When asked about cancellations and long waits for sailings without reservations, Eby said Thursday (July 20) that this a “huge source of frustration” for people who depend on ferries for their livelihood.
“It’s a priority for our government,” he said. “That’s why we made significant changes to the leadership at BC Ferries to turn it around and ensure that it delivers that consistent and reliable service. We put half a billion dollars into BC Ferries to make sure that fares don’t increase.”
He was referring to a February provincial subsidy aimed at addressing rising fuel costs and inflation.
“Making sure that they are reliable is just as critical, which is why we changed the leadership and why we are continuing to push that to get changes in place to provide a reliable ocean highway for everybody who needs it in British Columbia.”

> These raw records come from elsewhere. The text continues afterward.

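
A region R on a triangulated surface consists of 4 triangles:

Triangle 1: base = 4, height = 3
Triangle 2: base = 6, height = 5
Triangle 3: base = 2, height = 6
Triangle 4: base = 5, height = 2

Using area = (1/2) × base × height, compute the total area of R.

(1/2)×4×3 + (1/2)×6×5 + (1/2)×2×6 + (1/2)×5×2 = 32.0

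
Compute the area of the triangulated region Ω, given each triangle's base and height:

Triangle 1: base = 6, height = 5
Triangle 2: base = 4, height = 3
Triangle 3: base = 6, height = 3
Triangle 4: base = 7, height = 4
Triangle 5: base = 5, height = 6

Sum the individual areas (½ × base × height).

(1/2)×6×5 + (1/2)×4×3 + (1/2)×6×3 + (1/2)×7×4 + (1/2)×5×6 = 59.0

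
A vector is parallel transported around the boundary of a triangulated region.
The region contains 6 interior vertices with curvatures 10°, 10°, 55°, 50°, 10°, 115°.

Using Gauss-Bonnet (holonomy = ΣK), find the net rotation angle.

Holonomy = total enclosed curvature = 10° + 10° + 55° + 50° + 10° + 115° = 250°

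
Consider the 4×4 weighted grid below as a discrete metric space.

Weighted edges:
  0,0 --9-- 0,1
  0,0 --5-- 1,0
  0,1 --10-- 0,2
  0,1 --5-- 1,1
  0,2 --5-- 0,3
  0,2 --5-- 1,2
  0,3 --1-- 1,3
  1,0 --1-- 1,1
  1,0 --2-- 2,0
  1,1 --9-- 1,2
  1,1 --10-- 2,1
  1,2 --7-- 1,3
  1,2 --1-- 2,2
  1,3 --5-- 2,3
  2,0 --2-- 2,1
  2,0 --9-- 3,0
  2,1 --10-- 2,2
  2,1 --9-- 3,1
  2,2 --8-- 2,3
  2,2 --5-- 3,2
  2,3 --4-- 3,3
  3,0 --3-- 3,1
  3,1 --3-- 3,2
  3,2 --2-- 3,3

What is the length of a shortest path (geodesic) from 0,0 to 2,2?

Shortest path: 0,0 → 1,0 → 1,1 → 1,2 → 2,2, total weight = 16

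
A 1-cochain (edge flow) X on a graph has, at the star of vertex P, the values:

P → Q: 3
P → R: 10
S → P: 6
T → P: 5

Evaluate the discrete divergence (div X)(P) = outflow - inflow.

Divergence = sum of outgoing flows = 3 + 10 + (-6) + (-5) = 2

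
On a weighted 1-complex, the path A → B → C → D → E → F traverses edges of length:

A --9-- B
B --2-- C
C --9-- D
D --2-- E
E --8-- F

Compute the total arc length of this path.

Arc length = 9 + 2 + 9 + 2 + 8 = 30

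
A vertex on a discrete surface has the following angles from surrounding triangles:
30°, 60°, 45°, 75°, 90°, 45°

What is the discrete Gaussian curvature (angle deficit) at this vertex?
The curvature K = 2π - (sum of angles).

Sum of angles = 345°. K = 360° - 345° = 15° = π/12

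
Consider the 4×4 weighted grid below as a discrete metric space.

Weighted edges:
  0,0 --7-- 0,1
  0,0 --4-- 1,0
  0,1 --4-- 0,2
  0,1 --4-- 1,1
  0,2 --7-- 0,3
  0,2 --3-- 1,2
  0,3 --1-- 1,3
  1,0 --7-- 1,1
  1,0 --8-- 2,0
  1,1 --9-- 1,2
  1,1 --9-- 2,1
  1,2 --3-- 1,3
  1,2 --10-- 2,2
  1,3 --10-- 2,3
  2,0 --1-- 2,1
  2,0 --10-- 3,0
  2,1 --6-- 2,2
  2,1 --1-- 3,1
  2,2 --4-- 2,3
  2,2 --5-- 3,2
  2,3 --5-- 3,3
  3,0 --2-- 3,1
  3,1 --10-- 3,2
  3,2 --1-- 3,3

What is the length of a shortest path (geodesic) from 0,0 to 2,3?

Shortest path: 0,0 → 1,0 → 2,0 → 2,1 → 2,2 → 2,3, total weight = 23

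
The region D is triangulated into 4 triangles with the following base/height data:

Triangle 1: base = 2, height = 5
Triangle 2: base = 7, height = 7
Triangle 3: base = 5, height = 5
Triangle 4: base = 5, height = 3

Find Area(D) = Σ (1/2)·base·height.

(1/2)×2×5 + (1/2)×7×7 + (1/2)×5×5 + (1/2)×5×3 = 49.5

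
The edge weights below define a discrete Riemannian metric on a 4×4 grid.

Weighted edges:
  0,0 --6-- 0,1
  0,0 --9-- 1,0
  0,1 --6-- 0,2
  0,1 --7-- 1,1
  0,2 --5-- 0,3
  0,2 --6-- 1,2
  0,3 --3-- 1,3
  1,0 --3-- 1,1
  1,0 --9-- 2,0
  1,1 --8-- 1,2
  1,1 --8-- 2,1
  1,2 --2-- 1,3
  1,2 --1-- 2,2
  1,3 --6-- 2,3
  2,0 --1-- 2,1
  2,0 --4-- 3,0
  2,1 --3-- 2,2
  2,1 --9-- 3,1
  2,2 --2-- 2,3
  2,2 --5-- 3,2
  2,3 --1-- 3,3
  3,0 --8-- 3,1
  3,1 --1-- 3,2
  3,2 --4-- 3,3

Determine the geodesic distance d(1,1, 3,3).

Shortest path: 1,1 → 1,2 → 2,2 → 2,3 → 3,3, total weight = 12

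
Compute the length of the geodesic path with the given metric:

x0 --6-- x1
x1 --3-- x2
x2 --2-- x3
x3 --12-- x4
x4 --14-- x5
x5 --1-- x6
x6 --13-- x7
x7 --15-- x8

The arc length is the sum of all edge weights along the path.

Arc length = 6 + 3 + 2 + 12 + 14 + 1 + 13 + 15 = 66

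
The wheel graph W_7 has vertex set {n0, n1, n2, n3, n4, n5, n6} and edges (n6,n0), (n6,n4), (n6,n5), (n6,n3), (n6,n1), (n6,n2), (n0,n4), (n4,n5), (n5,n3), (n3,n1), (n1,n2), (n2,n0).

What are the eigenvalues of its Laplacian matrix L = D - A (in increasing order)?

The wheel W_7 is the join K_1 ∨ C_6 (a hub joined to every vertex of a cycle of length 6). For a join G ∨ H (G on p vertices, H on q vertices) the Laplacian spectrum is 0, p+q, the eigenvalues of L(G) other than one 0 each shifted by +q, and the eigenvalues of L(H) other than one 0 each shifted by +p. With G = K_1 (p = 1, nothing left after dropping its 0) and H = C_6 (q = 6, eigenvalues 2 − 2cos(2πk/6), k = 0, …, 5; drop k = 0), the spectrum of W_7 is 0, 7, and 1 + (2 − 2cos(2πk/6)) = 3 − 2cos(2πk/6) for k = 1, …, 5:
k=1: 3 − 2cos(π/3) = 2.0; k=2: 3 − 2cos(2π/3) = 4.0; k=3: 3 − 2cos(π) = 5.0; k=4: 3 − 2cos(4π/3) = 4.0; k=5: 3 − 2cos(5π/3) = 2.0.
Laplacian eigenvalues (increasing order): [0.0, 2.0, 2.0, 4.0, 4.0, 5.0, 7.0]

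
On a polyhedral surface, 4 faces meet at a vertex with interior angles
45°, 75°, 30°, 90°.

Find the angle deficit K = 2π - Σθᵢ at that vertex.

Sum of angles = 240°. K = 360° - 240° = 120° = 2π/3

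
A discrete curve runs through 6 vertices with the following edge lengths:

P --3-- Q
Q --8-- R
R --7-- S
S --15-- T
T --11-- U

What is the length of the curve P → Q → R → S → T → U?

Arc length = 3 + 8 + 7 + 15 + 11 = 44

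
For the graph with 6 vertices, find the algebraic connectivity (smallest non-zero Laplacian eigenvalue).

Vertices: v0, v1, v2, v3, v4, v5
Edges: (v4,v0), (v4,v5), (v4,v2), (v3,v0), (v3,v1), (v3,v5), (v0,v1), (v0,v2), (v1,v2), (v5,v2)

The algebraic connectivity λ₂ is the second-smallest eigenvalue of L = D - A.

Degrees: deg(v0) = 4, deg(v1) = 3, deg(v2) = 4, deg(v3) = 3, deg(v4) = 3, deg(v5) = 3.
L = D − A with rows/columns ordered (v0, v1, v2, v3, v4, v5):
  [ 4, -1, -1, -1, -1,  0]
  [-1,  3, -1, -1,  0,  0]
  [-1, -1,  4,  0, -1, -1]
  [-1, -1,  0,  3,  0, -1]
  [-1,  0, -1,  0,  3, -1]
  [ 0,  0, -1, -1, -1,  3]
Characteristic polynomial: det(λI − L) = λ(λ² − 8λ + 13)(λ − 3)(λ − 4)(λ − 5).
Roots: λ = 0; (λ² − 8λ + 13) = 0 ⇒ λ = 4 ± √3 ≈ 2.2679, 5.7321; (λ − 3) = 0 ⇒ λ = 3; (λ − 4) = 0 ⇒ λ = 4; (λ − 5) = 0 ⇒ λ = 5.
(Check: the roots sum (with multiplicity) to 20, matching trace L = Σdeg = 2·10 = 20.)
Laplacian eigenvalues: [0.0, 2.2679, 3.0, 4.0, 5.0, 5.7321]. Algebraic connectivity (smallest non-zero eigenvalue) = 2.2679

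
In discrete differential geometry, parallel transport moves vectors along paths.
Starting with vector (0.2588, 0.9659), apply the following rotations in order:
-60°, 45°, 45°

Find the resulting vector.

Total rotation: (-60°) + 45° + 45° = 30°. Final vector: (-0.2588, 0.9659)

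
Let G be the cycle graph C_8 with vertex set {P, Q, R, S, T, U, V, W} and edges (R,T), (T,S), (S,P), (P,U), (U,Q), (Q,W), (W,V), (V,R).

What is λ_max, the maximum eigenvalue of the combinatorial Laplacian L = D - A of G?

The cycle graph C_n has Laplacian eigenvalues λ_k = 2 − 2cos(2πk/n), k = 0, 1, …, n−1. Here n = 8:
k=0: 2 − 2cos(0) = 0.0; k=1: 2 − 2cos(π/4) = 0.5858; k=2: 2 − 2cos(π/2) = 2.0; k=3: 2 − 2cos(3π/4) = 3.4142; k=4: 2 − 2cos(π) = 4.0; k=5: 2 − 2cos(5π/4) = 3.4142; k=6: 2 − 2cos(3π/2) = 2.0; k=7: 2 − 2cos(7π/4) = 0.5858.
Laplacian eigenvalues: [0.0, 0.5858, 0.5858, 2.0, 2.0, 3.4142, 3.4142, 4.0]. Largest eigenvalue (spectral radius) = 4.0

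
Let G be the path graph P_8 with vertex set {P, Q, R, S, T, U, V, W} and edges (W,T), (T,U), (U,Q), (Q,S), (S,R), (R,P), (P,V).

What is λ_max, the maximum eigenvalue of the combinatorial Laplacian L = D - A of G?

The path graph P_n has Laplacian eigenvalues λ_k = 2 − 2cos(kπ/n), k = 0, 1, …, n−1. Here n = 8:
k=0: 2 − 2cos(0) = 0.0; k=1: 2 − 2cos(π/8) = 0.1522; k=2: 2 − 2cos(π/4) = 0.5858; k=3: 2 − 2cos(3π/8) = 1.2346; k=4: 2 − 2cos(π/2) = 2.0; k=5: 2 − 2cos(5π/8) = 2.7654; k=6: 2 − 2cos(3π/4) = 3.4142; k=7: 2 − 2cos(7π/8) = 3.8478.
Laplacian eigenvalues: [0.0, 0.1522, 0.5858, 1.2346, 2.0, 2.7654, 3.4142, 3.8478]. Largest eigenvalue (spectral radius) = 3.8478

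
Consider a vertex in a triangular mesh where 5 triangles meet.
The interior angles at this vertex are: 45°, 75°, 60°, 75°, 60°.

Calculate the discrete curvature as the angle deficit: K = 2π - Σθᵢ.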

That leadership change took place almost exactly a year ago, when BC Ferries board chair Joy MacPhail, fresh off her appointment, fired Mark Collins as president and chief executive officer on July 22, 2022. Collins had held those roles since April 2017. During the 28 days before Collins’ firing, BC Ferries had cancelled 173 sailings.
Meanwhile, BC United used this anniversary for a general critique of BC Ferries, now under the leadership of Nicolas Jimenez, who previously served as a head of ICBC. It called for rapid improvements to protect the service as an essential transportation link and key part of the provincial tourism industry.
“It’s evident that the NDP’s meddling has only led BC Ferries down a path of chaos and inefficiency,” Jordan Sturdy, Shadow Minister for BC Ferries, said. “Things are worse than ever and the public is left to bear the consequences.”
BC Ferries issues include sustained inflation, fuel prices, labour costs and a local shortage of staff. While other industries face similar issues, BC Ferries also operates in a highly regulated environment with high education standards for its key staff.
It takes years for aspiring deck officers and engineers to receive the necessary training and certification before they can even enter the workforce and additional years from them to gain the necessary experience to move up in rank and responsibility. This means that any losses among those key staff are not easily replaced.
Transportation Minister Rob Fleming has called B.C. Ferries’ performance over the Canada Day long weekend “unacceptable” and deemed the upcoming B.C. Day long weekend a testing ground.